Dans son dos, Min se glissa à l’intérieur et deux Promises flanquèrent la porte. Min avait-elle compris pourquoi, en réalité, les Aielles la suivaient comme son ombre ?

— Parce que Alanna est un chemin qui mène au Dragon, dit la compagne de Rand.

— Sur ce plan, siffla Nynaeve, elle n’a pas été plus utile que toi, Min.

— Nynaeve, intervint sèchement Cadsuane, si persuasive que tu puisses être, le Ténébreux a des moyens de faire parler les gens qui dépassent les nôtres.
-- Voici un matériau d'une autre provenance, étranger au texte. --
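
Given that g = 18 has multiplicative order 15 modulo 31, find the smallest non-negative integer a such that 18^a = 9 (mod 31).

7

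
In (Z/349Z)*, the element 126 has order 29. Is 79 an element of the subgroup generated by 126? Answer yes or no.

79 ∈ ⟨126⟩ iff 79^29 ≡ 1 (mod 349), since |⟨126⟩| = 29.
79^29 mod 349 = 213.
Since 213 ≠ 1, 79 does not lie in the subgroup.

no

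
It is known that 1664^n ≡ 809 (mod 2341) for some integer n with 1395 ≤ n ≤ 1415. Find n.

1404

Compute 1664^1395 mod 2341 = 1588, then multiply by 1664 repeatedly:
  1664^1395=1588  1664^1396=1784  1664^1397=188  1664^1398=1479  1664^1399=665
  1664^1400=1608  1664^1401=2290  1664^1402=1753  1664^1403=106  1664^1404=809
Found 809 at exponent 1404.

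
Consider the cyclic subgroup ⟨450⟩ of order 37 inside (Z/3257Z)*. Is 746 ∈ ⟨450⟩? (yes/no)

no

746 ∈ ⟨450⟩ iff 746^37 ≡ 1 (mod 3257), since |⟨450⟩| = 37.
746^37 mod 3257 = 1603.
Since 1603 ≠ 1, 746 does not lie in the subgroup.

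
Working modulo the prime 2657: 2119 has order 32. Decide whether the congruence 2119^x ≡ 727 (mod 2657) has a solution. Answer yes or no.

727 ∈ ⟨2119⟩ iff 727^32 ≡ 1 (mod 2657), since |⟨2119⟩| = 32.
727^32 mod 2657 = 1820.
Since 1820 ≠ 1, 727 does not lie in the subgroup.

no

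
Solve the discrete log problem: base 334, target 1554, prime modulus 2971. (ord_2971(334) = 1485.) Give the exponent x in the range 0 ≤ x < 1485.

Baby-step giant-step with m = ceil(sqrt(1485)) = 39.
Baby table (334^j mod 2971 for j=0..38):
  0:1  1:334  2:1629  3:393  4:538  5:1432  6:2928  7:493
  8:1257  9:927  10:634  11:815  12:1849  13:2569  14:2398  15:1733
  16:2448  17:607  18:710  19:2431  20:871  21:2727  22:1692  23:638
  24:2151  25:2423  26:1170  27:1579  28:1519  29:2276  30:2579  31:2767
  32:197  33:436  34:45  35:175  36:2001  37:2830  38:442
Giant step factor: 334^(-39) ≡ 29 (mod 2971).
Scan 1554·29^i mod 2971 for i = 0, 1, …:
  i=0: 1554   i=1: 501   i=2: 2645   i=3: 2430
  i=4: 2137   i=5: 2553   i=6: 2733   i=7: 2011
  i=8: 1870   i=9: 752     …   i=15: 2722
  i=16: 1692
Match at i=16, j=22: x = 16·39 + 22 = 646.

646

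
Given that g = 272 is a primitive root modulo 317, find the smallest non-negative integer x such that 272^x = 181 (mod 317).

288

Baby-step giant-step with m = ceil(sqrt(316)) = 18.
Baby table (272^j mod 317 for j=0..17):
  0:1  1:272  2:123  3:171  4:230  5:111  6:77  7:22
  8:278  9:170  10:275  11:305  12:223  13:109  14:167  15:93
  16:253  17:27
Giant step factor: 272^(-18) ≡ 6 (mod 317).
Scan 181·6^i mod 317 for i = 0, 1, …:
  i=0: 181   i=1: 135   i=2: 176   i=3: 105
  i=4: 313   i=5: 293   i=6: 173   i=7: 87
  i=8: 205   i=9: 279     …   i=15: 53
  i=16: 1
Match at i=16, j=0: x = 16·18 + 0 = 288.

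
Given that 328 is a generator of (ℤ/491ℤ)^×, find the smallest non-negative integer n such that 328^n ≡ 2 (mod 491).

341

Baby-step giant-step with m = ceil(sqrt(490)) = 23.
Baby table (328^j mod 491 for j=0..22):
  0:1  1:328  2:55  3:364  4:79  5:380  6:417  7:278
  8:349  9:69  10:46  11:358  12:75  13:50  14:197  15:295
  16:33  17:22  18:342  19:228  20:152  21:265  22:13
Giant step factor: 328^(-23) ≡ 19 (mod 491).
Scan 2·19^i mod 491 for i = 0, 1, …:
  i=0: 2   i=1: 38   i=2: 231   i=3: 461
  i=4: 412   i=5: 463   i=6: 450   i=7: 203
  i=8: 420   i=9: 124     …   i=13: 12
  i=14: 228
Match at i=14, j=19: n = 14·23 + 19 = 341.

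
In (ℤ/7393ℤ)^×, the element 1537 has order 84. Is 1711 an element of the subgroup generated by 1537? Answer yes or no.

yes

1711 ∈ ⟨1537⟩ iff 1711^84 ≡ 1 (mod 7393), since |⟨1537⟩| = 84.
1711^84 mod 7393 = 1.
Since 1 = 1, 1711 lies in the subgroup.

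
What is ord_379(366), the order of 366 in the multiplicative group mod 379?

189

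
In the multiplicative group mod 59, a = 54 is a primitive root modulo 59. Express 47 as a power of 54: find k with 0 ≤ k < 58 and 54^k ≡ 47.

57

Baby-step giant-step with m = ceil(sqrt(58)) = 8.
Baby table (54^j mod 59 for j=0..7):
  0:1  1:54  2:25  3:52  4:35  5:2  6:49  7:50
Giant step factor: 54^(-8) ≡ 21 (mod 59).
Scan 47·21^i mod 59 for i = 0, 1, …:
  i=0: 47   i=1: 43   i=2: 18   i=3: 24
  i=4: 32   i=5: 23   i=6: 11   i=7: 54
Match at i=7, j=1: k = 7·8 + 1 = 57.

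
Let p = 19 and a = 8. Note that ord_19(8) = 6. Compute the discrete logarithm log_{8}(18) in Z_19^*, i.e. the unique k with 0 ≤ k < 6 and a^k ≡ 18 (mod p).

3

Successive powers of 8 modulo 19:
  8^0=1  8^1=8  8^2=7  8^3=18
So 8^3 ≡ 18 (mod 19), giving k = 3.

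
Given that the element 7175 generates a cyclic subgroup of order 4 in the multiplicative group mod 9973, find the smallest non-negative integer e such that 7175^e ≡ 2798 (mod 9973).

3

Successive powers of 7175 modulo 9973:
  7175^0=1  7175^1=7175  7175^2=9972  7175^3=2798
So 7175^3 ≡ 2798 (mod 9973), giving e = 3.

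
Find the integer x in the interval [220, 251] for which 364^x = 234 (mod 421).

Compute 364^220 mod 421 = 335, then multiply by 364 repeatedly:
  364^220=335  364^221=271  364^222=130  364^223=168  364^224=107
  364^225=216  364^226=318  364^227=398  364^228=48  364^229=211
  364^230=182  364^231=151  364^232=234
Found 234 at exponent 232.

232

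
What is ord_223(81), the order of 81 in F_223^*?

111

The order of 81 must divide p − 1 = 222 = 2 · 3 · 37.
Divisors: 1, 2, 3, 6, 37, 74, 111, 222.
Check each in increasing order: 81^1 ≡ 81;  81^2 ≡ 94;  81^3 ≡ 32;  81^6 ≡ 132;  81^37 ≡ 39;  81^74 ≡ 183;  81^111 ≡ 1.
Smallest exponent giving 1 is 111.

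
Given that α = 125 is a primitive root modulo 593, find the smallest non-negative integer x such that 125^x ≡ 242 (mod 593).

Successive powers of 125 modulo 593:
  125^0=1  125^1=125  125^2=207  125^3=376  125^4=153  125^5=149
  125^6=242
So 125^6 ≡ 242 (mod 593), giving x = 6.

6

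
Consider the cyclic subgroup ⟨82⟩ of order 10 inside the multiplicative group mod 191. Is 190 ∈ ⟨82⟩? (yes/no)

⟨82⟩ has order 10; its elements mod 191 are {1, 7, 39, 49, 82, 109, 142, 152, 184, 190}.
190 is in this set.

yes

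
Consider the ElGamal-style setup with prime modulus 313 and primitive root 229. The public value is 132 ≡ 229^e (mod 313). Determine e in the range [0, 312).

Baby-step giant-step with m = ceil(sqrt(312)) = 18.
Baby table (229^j mod 313 for j=0..17):
  0:1  1:229  2:170  3:118  4:104  5:28  6:152  7:65
  8:174  9:95  10:158  11:187  12:255  13:177  14:156  15:42
  16:228  17:254
Giant step factor: 229^(-18) ≡ 6 (mod 313).
Scan 132·6^i mod 313 for i = 0, 1, …:
  i=0: 132   i=1: 166   i=2: 57   i=3: 29
  i=4: 174
Match at i=4, j=8: e = 4·18 + 8 = 80.

80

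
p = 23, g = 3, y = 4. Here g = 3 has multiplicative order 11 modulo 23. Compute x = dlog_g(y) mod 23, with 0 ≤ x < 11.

3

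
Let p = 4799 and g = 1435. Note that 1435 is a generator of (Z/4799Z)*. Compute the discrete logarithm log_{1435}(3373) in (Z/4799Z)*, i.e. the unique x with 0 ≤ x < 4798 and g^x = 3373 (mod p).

Baby-step giant-step with m = ceil(sqrt(4798)) = 70.
Baby table (1435^j mod 4799 for j=0..69):
  0:1  1:1435  2:454  3:3625  4:4558  5:4492  6:963  7:4592
  8:493  9:2002  10:3068  11:1897  12:1162  13:2217  14:4457  15:3527
  16:3099  17:3191  18:839  19:4215  20:1785  21:3608  22:4158  23:1573
  24:1725  25:3890  26:913  27:28  28:1788  29:3114  30:721  31:2850
  32:1002  33:2969  34:3802  35:4206  36:3267  37:4321  38:327  39:3742
  40:4488  41:22  42:2776  43:390  44:2966  45:4296  46:2844  47:1990
  48:245  49:1248  50:853  51:310  52:3342  53:1569  54:784  55:2074
  56:810  57:992  58:3016  59:4061  60:1549  61:878  62:2592  63:295
  64:1013  65:4357  66:3997  67:890  68:616  69:944
Giant step factor: 1435^(-70) ≡ 1688 (mod 4799).
Scan 3373·1688^i mod 4799 for i = 0, 1, …:
  i=0: 3373   i=1: 2010   i=2: 4786   i=3: 2051
  i=4: 2009   i=5: 3098   i=6: 3313   i=7: 1509
  i=8: 3722   i=9: 845     …   i=43: 3982
  i=44: 3016
Match at i=44, j=58: x = 44·70 + 58 = 3138.

3138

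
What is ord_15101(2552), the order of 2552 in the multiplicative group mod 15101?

3775

The order of 2552 must divide p − 1 = 15100 = 2^2 · 5^2 · 151.
Divisors: 1, 2, 4, 5, 10, 20, 25, 50, 100, 151, 302, 604, 755, 1510, 3020, 3775, 7550, 15100.
Check each in increasing order: 2552^1 ≡ 2552;  2552^2 ≡ 4173;  2552^4 ≡ 2476;  2552^5 ≡ 6534;  2552^10 ≡ 2629;  2552^20 ≡ 10484;  2552^25 ≡ 4320;  2552^50 ≡ 12665;  2552^100 ≡ 14504;  2552^151 ≡ 10616;  2552^302 ≡ 693;  2552^604 ≡ 12118;  2552^755 ≡ 14370;  2552^1510 ≡ 5826;  2552^3020 ≡ 10329;  2552^3775 ≡ 1.
Smallest exponent giving 1 is 3775.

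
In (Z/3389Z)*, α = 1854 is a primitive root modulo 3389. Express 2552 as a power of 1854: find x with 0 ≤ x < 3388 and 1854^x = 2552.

1569

Baby-step giant-step with m = ceil(sqrt(3388)) = 59.
Baby table (1854^j mod 3389 for j=0..58):
  0:1  1:1854  2:870  3:3205  4:1153  5:2592  6:3355  7:1355
  8:921  9:2867  10:1466  11:3375  12:1156  13:1376  14:2576  15:803
  16:991  17:476  18:1364  19:662  20:530  21:3199  22:196  23:761
  24:1070  25:1215  26:2314  27:3071  28:114  29:1238  30:899  31:2747
  32:2660  33:645  34:2902  35:1965  36:3324  37:1494  38:1063  39:1793
  40:3002  41:970  42:2210  43:39  44:1137  45:40  46:2991  47:910
  48:2807  49:2063  50:2010  51:2029  52:3365  53:2950  54:2843  55:1027
  56:2829  57:2183  58:816
Giant step factor: 1854^(-59) ≡ 3342 (mod 3389).
Scan 2552·3342^i mod 3389 for i = 0, 1, …:
  i=0: 2552   i=1: 2060   i=2: 1461   i=3: 2502
  i=4: 1021   i=5: 2848   i=6: 1704   i=7: 1248
  i=8: 2346   i=9: 1575     …   i=25: 1184
  i=26: 1965
Match at i=26, j=35: x = 26·59 + 35 = 1569.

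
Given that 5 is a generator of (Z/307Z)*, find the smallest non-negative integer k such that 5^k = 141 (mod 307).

62

Baby-step giant-step with m = ceil(sqrt(306)) = 18.
Baby table (5^j mod 307 for j=0..17):
  0:1  1:5  2:25  3:125  4:11  5:55  6:275  7:147
  8:121  9:298  10:262  11:82  12:103  13:208  14:119  15:288
  16:212  17:139
Giant step factor: 5^(-18) ≡ 235 (mod 307).
Scan 141·235^i mod 307 for i = 0, 1, …:
  i=0: 141   i=1: 286   i=2: 284   i=3: 121
Match at i=3, j=8: k = 3·18 + 8 = 62.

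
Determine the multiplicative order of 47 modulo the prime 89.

44

The order of 47 must divide p − 1 = 88 = 2^3 · 11.
Divisors: 1, 2, 4, 8, 11, 22, 44, 88.
Check each in increasing order: 47^1 ≡ 47;  47^2 ≡ 73;  47^4 ≡ 78;  47^8 ≡ 32;  47^11 ≡ 55;  47^22 ≡ 88;  47^44 ≡ 1.
Smallest exponent giving 1 is 44.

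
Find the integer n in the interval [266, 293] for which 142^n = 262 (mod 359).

Compute 142^266 mod 359 = 90, then multiply by 142 repeatedly:
  142^266=90  142^267=215  142^268=15  142^269=335  142^270=182
  142^271=355  142^272=150  142^273=119  142^274=25  142^275=319
  142^276=64  142^277=113  142^278=250  142^279=318  142^280=281
  142^281=53  142^282=346  142^283=308  142^284=297  142^285=171
  142^286=229  142^287=208  142^288=98  142^289=274  142^290=136
  142^291=285  142^292=262
Found 262 at exponent 292.

292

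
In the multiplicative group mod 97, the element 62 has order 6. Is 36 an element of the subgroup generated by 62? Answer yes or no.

yes

⟨62⟩ has order 6; its elements mod 97 are {1, 35, 36, 61, 62, 96}.
36 is in this set.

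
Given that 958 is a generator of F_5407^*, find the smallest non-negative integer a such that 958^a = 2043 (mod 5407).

1557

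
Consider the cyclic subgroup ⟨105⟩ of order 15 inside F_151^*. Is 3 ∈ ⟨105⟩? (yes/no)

⟨105⟩ has order 15; its elements mod 151 are {1, 2, 4, 8, 16, 19, 32, 38, 59, 64, 76, 85, 105, 118, 128}.
3 is not in this set.

no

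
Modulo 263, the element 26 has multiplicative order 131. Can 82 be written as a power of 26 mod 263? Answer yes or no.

no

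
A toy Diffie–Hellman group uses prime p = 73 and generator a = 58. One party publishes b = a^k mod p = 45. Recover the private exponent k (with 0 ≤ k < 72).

7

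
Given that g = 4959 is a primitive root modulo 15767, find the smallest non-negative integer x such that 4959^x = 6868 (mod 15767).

13721

Baby-step giant-step with m = ceil(sqrt(15766)) = 126.
Baby table (4959^j mod 15767 for j=0..125):
  0:1  1:4959  2:10928  3:773  4:1926  5:11999  6:14150  7:6700
  8:4231  9:11419  10:7524  11:6794  12:13134  13:13796  14:1351  15:14401
  16:5816  17:3701  18:471  19:2173  20:7046  21:1442  22:8427  23:6943
  24:10976  25:2300  26:6159  27:1802  28:11996  29:15040  30:5450  31:1912
  32:5641  33:3061  34:11645  35:8801  36:1103  37:14395  38:7596  39:1201
  40:11600  41:6384  42:13887  43:11144  44:15528  45:13091  46:5530  47:4457
  48:12696  49:1833  50:8055  51:6934  52:13646  53:14317  54:14969  55:235
  56:14374  57:13826  58:8218  59:11134  60:13239  61:14180  62:13567  63:964
  64:3075  65:2236  66:4123  67:11925  68:9825  69:2145  70:10097  71:10798
  72:2550  73:316  74:6111  75:275  76:7763  77:9470  78:7604  79:9339
  80:4422  81:12568  82:13528  83:12534  84:2592  85:3623  86:7844  87:1207
  88:9820  89:8884  90:2758  91:6933  92:8687  93:3389  94:14196  95:14076
  96:2375  97:15443  98:1518  99:6903  100:1820  101:6656  102:6773  103:3597
  104:5046  105:885  106:5489  107:6109  108:6124  109:1674  110:7924  111:3752
  112:1108  113:7656  114:14935  115:5066  116:5463  117:3311  118:5802  119:13110
  120:5149  121:7118  122:11616  123:6893  124:15298  125:7745
Giant step factor: 4959^(-126) ≡ 8386 (mod 15767).
Scan 6868·8386^i mod 15767 for i = 0, 1, …:
  i=0: 6868   i=1: 13964   i=2: 595   i=3: 7298
  i=4: 9301   i=5: 14604   i=6: 6855   i=7: 15315
  i=8: 9375   i=9: 4488     …   i=107: 4863
  i=108: 7656
Match at i=108, j=113: x = 108·126 + 113 = 13721.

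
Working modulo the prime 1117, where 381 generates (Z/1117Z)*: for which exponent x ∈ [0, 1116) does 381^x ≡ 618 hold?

Baby-step giant-step with m = ceil(sqrt(1116)) = 34.
Baby table (381^j mod 1117 for j=0..33):
  0:1  1:381  2:1068  3:320  4:167  5:1075  6:753  7:941
  8:1081  9:805  10:647  11:767  12:690  13:395  14:817  15:751
  16:179  17:62  18:165  19:313  20:851  21:301  22:747  23:889
  24:258  25:2  26:762  27:1019  28:640  29:334  30:1033  31:389
  32:765  33:1045
Giant step factor: 381^(-34) ≡ 324 (mod 1117).
Scan 618·324^i mod 1117 for i = 0, 1, …:
  i=0: 618   i=1: 289   i=2: 925   i=3: 344
  i=4: 873   i=5: 251   i=6: 900   i=7: 63
  i=8: 306   i=9: 848     …   i=13: 493
  i=14: 1
Match at i=14, j=0: x = 14·34 + 0 = 476.

476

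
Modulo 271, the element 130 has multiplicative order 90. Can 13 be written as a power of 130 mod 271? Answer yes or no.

13 ∈ ⟨130⟩ iff 13^90 ≡ 1 (mod 271), since |⟨130⟩| = 90.
13^90 mod 271 = 1.
Since 1 = 1, 13 lies in the subgroup.

yes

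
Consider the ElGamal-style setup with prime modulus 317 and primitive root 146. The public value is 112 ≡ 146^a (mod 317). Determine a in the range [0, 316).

Baby-step giant-step with m = ceil(sqrt(316)) = 18.
Baby table (146^j mod 317 for j=0..17):
  0:1  1:146  2:77  3:147  4:223  5:224  6:53  7:130
  8:277  9:183  10:90  11:143  12:273  13:233  14:99  15:189
  16:15  17:288
Giant step factor: 146^(-18) ≡ 216 (mod 317).
Scan 112·216^i mod 317 for i = 0, 1, …:
  i=0: 112   i=1: 100   i=2: 44   i=3: 311
  i=4: 289   i=5: 292   i=6: 306   i=7: 160
  i=8: 7   i=9: 244   i=10: 82   i=11: 277
Match at i=11, j=8: a = 11·18 + 8 = 206.

206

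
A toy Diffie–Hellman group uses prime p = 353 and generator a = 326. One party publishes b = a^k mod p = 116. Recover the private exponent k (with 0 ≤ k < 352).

44

Baby-step giant-step with m = ceil(sqrt(352)) = 19.
Baby table (326^j mod 353 for j=0..18):
  0:1  1:326  2:23  3:85  4:176  5:190  6:165  7:134
  8:265  9:258  10:94  11:286  12:44  13:224  14:306  15:210
  16:331  17:241  18:200
Giant step factor: 326^(-19) ≡ 158 (mod 353).
Scan 116·158^i mod 353 for i = 0, 1, …:
  i=0: 116   i=1: 325   i=2: 165
Match at i=2, j=6: k = 2·19 + 6 = 44.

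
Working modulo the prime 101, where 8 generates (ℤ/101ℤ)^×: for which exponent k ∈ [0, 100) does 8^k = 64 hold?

2

Baby-step giant-step with m = ceil(sqrt(100)) = 10.
Baby table (8^j mod 101 for j=0..9):
  0:1  1:8  2:64  3:7  4:56  5:44  6:49  7:89
  8:5  9:40
Giant step factor: 8^(-10) ≡ 6 (mod 101).
Scan 64·6^i mod 101 for i = 0, 1, …:
  i=0: 64
Match at i=0, j=2: k = 0·10 + 2 = 2.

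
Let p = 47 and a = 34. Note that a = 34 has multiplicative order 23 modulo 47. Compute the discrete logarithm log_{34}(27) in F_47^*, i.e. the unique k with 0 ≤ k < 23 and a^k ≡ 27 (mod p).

18

Successive powers of 34 modulo 47:
  34^0=1  34^1=34  34^2=28  34^3=12  34^4=32  34^5=7
  34^6=3  34^7=8  34^8=37  34^9=36  34^10=2  34^11=21
  34^12=9  34^13=24  34^14=17  34^15=14  34^16=6  34^17=16
  34^18=27
So 34^18 ≡ 27 (mod 47), giving k = 18.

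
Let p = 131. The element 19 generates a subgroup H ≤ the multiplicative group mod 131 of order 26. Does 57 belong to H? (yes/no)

57 ∈ ⟨19⟩ iff 57^26 ≡ 1 (mod 131), since |⟨19⟩| = 26.
57^26 mod 131 = 58.
Since 58 ≠ 1, 57 does not lie in the subgroup.

no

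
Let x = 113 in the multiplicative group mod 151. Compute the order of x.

30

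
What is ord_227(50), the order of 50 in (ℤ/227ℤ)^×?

The order of 50 must divide p − 1 = 226 = 2 · 113.
Divisors: 1, 2, 113, 226.
Check each in increasing order: 50^1 ≡ 50;  50^2 ≡ 3;  50^113 ≡ 226;  50^226 ≡ 1.
Smallest exponent giving 1 is 226.

226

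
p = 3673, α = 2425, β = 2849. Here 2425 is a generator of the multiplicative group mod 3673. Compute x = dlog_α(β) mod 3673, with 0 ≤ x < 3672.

2734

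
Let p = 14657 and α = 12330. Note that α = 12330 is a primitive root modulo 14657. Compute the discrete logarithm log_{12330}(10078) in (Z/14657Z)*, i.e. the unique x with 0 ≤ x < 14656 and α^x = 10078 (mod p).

Baby-step giant-step with m = ceil(sqrt(14656)) = 122.
Baby table (12330^j mod 14657 for j=0..121):
  0:1  1:12330  2:6496  3:9832  4:513  5:8123  6:5309  7:1808
  8:14000  9:4511  10:11972  11:4113  12:70  13:12994  14:353  15:14018
  16:6596  17:11644  18:5205  19:9304  20:12638  21:7973  22:2591  23:9427
  24:4900  25:846  26:10053  27:13898  28:7353  29:8945  30:12582  31:6372
  32:5240  33:1144  34:5486  35:325  36:5889  37:592  38:174  39:5498
  40:1715  41:10556  42:1320  43:6330  44:375  45:6795  46:2938  47:8093
  48:1834  49:12126  50:12180  51:3778  52:2794  53:6070  54:4458  55:3390
  56:11593  57:6626  58:462  59:9544  60:11124  61:13371  62:2494  63:634
  64:5039  65:14504  66:4263  67:2788  68:5375  69:9453  70:3026  71:8515
  72:1859  73:12579  74:13353  75:409  76:962  77:3947  78:5270  79:4619
  80:9825  81:2145  82:6622  83:9770  84:12874  85:1110  86:11319  87:13973
  88:8712  89:12464  90:2475  91:876  92:13528  93:3580  94:9173  95:9678
  96:7103  97:4415  98:852  99:10748  100:8903  101:7717  102:12023  103:2692
  104:8912  105:1431  106:11859  107:3238  108:13529  109:1253  110:1012  111:4853
  112:7616  113:12538  114:6161  115:12556  116:8246  117:12228  118:9338  119:6805
  120:8982  121:14425
Giant step factor: 12330^(-122) ≡ 1127 (mod 14657).
Scan 10078·1127^i mod 14657 for i = 0, 1, …:
  i=0: 10078   i=1: 13388   i=2: 6223   i=3: 7275
  i=4: 5662   i=5: 5279   i=6: 13348   i=7: 5114
  i=8: 3277   i=9: 14272     …   i=23: 1678
  i=24: 353
Match at i=24, j=14: x = 24·122 + 14 = 2942.

2942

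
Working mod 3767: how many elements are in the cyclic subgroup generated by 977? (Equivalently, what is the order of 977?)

3766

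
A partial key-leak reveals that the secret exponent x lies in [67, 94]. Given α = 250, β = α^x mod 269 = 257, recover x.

Compute 250^67 mod 269 = 187, then multiply by 250 repeatedly:
  250^67=187  250^68=213  250^69=257
Found 257 at exponent 69.

69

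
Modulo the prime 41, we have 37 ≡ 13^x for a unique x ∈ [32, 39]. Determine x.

32

Compute 13^32 mod 41 = 37, then multiply by 13 repeatedly:
  13^32=37
Found 37 at exponent 32.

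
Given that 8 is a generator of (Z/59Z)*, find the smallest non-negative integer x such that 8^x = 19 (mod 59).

Baby-step giant-step with m = ceil(sqrt(58)) = 8.
Baby table (8^j mod 59 for j=0..7):
  0:1  1:8  2:5  3:40  4:25  5:23  6:7  7:56
Giant step factor: 8^(-8) ≡ 27 (mod 59).
Scan 19·27^i mod 59 for i = 0, 1, …:
  i=0: 19   i=1: 41   i=2: 45   i=3: 35
  i=4: 1
Match at i=4, j=0: x = 4·8 + 0 = 32.

32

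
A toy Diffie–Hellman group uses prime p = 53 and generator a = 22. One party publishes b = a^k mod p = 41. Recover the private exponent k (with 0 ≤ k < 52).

51

Baby-step giant-step with m = ceil(sqrt(52)) = 8.
Baby table (22^j mod 53 for j=0..7):
  0:1  1:22  2:7  3:48  4:49  5:18  6:25  7:20
Giant step factor: 22^(-8) ≡ 10 (mod 53).
Scan 41·10^i mod 53 for i = 0, 1, …:
  i=0: 41   i=1: 39   i=2: 19   i=3: 31
  i=4: 45   i=5: 26   i=6: 48
Match at i=6, j=3: k = 6·8 + 3 = 51.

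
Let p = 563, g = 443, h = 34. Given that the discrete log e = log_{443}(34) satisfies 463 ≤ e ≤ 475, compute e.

Compute 443^463 mod 563 = 319, then multiply by 443 repeatedly:
  443^463=319  443^464=4  443^465=83  443^466=174  443^467=514
  443^468=250  443^469=402  443^470=178  443^471=34
Found 34 at exponent 471.

471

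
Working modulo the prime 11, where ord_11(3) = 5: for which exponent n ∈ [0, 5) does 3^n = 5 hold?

3

Successive powers of 3 modulo 11:
  3^0=1  3^1=3  3^2=9  3^3=5
So 3^3 ≡ 5 (mod 11), giving n = 3.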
Nynaeve s’empourpra de colère, puis elle marmonna entre ses dents. Alanna pouvait indiquer où se trouvait le Dragon Réincarné. Si des agents du Ténébreux la capturaient, Rand ne pourrait plus se cacher d’eux. Quand ils étaient obligés de l’attirer dans leurs pièges par la ruse, ceux-ci étaient déjà terribles. Alors, dans ces conditions…

— Nous avons été idiotes, grogna Nynaeve. Une centaine de Promises auraient dû surveiller Alanna.

— Ce n’est pas la première fois que les Rejetés savent où trouver Rand, rappela Cadsuane.

Sur le fond, pourtant, elle était d’accord. Elle aurait dû faire surveiller étroitement Alanna.

— Et il a survécu… Ce n’est qu’un facteur de plus dont il faudra tenir compte. (Cadsuane soupira.) Quelqu’un peut nous apporter de l’infusion ?

Bera s’y colla. Pourtant, la légende n’avait jamais rien fait de spécial pour s’attirer ses bonnes grâces. À l’évidence, une réputation accomplissait bien des choses…

Bera ne fut pas longue. Sortie dans le couloir pour réfléchir, Cadsuane accepta un gobelet et se prépara au goût amer de la boisson. Si elle l’avait demandée, c’était pour gagner un peu de temps pour cogiter – et parce qu’une femme aux mains vides avait souvent l’air nerveuse.

Que fallait-il faire, maintenant ? Interroger les Défenseurs, à la porte de la Pierre ? La veille, après y avoir été « incitée », Alanna avait confirmé que Rand était toujours au même endroit. Au nord, peut-être en Andor. Depuis trois jours… Que mijotait ce jeune idiot ?

Cadsuane se pétrifia. L’infusion avait bon goût.

Une merveille, même, adoucie à la perfection avec du miel. Une nuance d’amertume et une saveur des plus relaxantes. Depuis des semaines, voire des mois, la légende n’avait plus goûté une infusion qui ne fût pas moisie.

Min poussa un petit cri et se tourna vers le quartier le plus au nord de la ville. En une fraction de seconde, les deux Promises partirent au pas de course dans le couloir. Les soupçons de Cadsuane étaient confirmés. Si elles suivaient Min, ce n’était pas pour la protéger mais pour capter certains signes de…

— Il est ici, souffla la jeune femme.